As I said in the movie, I will use IR for a remote control. So I will not interfere it with my sensor. Or should I? If I am making an IR sensing sensor? But as how much -------- I got from this sensing circuit, the IR one should be easy in comparison. I already have a very interesting module I will most probably use. At least I will test it first then I will consider to use. We'll see. I'll wait for your ideas first.
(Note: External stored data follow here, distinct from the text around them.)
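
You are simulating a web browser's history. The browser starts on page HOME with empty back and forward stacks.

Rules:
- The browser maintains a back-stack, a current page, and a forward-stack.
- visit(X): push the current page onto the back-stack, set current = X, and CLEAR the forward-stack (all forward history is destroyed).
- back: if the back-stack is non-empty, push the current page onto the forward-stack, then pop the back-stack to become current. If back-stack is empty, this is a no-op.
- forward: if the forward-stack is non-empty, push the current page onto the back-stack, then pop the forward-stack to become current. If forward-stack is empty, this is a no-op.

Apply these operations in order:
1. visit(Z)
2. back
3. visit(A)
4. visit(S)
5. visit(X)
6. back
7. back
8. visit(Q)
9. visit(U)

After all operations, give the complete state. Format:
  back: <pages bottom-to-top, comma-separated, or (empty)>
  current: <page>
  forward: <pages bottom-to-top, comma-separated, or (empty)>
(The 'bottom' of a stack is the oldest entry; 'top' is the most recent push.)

Answer: back: HOME,A,Q
current: U
forward: (empty)

Derivation:
After 1 (visit(Z)): cur=Z back=1 fwd=0
After 2 (back): cur=HOME back=0 fwd=1
After 3 (visit(A)): cur=A back=1 fwd=0
After 4 (visit(S)): cur=S back=2 fwd=0
After 5 (visit(X)): cur=X back=3 fwd=0
After 6 (back): cur=S back=2 fwd=1
After 7 (back): cur=A back=1 fwd=2
After 8 (visit(Q)): cur=Q back=2 fwd=0
After 9 (visit(U)): cur=U back=3 fwd=0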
Thank you for your reply. Have a nice day, today.
 
The reason why you have an increasingly small distance between illumination of the LEDs as the hand approaches the sensor is that the sensor has a variation in voltage output (V5) with d as I have shown in my first diagram. However, the LM3914 has a linear relationship between V5 and LED illumination interval because all the voltage steps along the resistor ladder (the 3 resistors R across the 3Volts Zener diode) to the comparators (second image) are the same - 1V in my example.

I could not buy LM3914 ics so I have bought discrete comparator chips which means I can adjust the voltages to each of them to correct for the Voltage/distance output of the sensor circuit to achieve the 'customisation' of wing illumination you mentioned in one of your earlier youtube clips.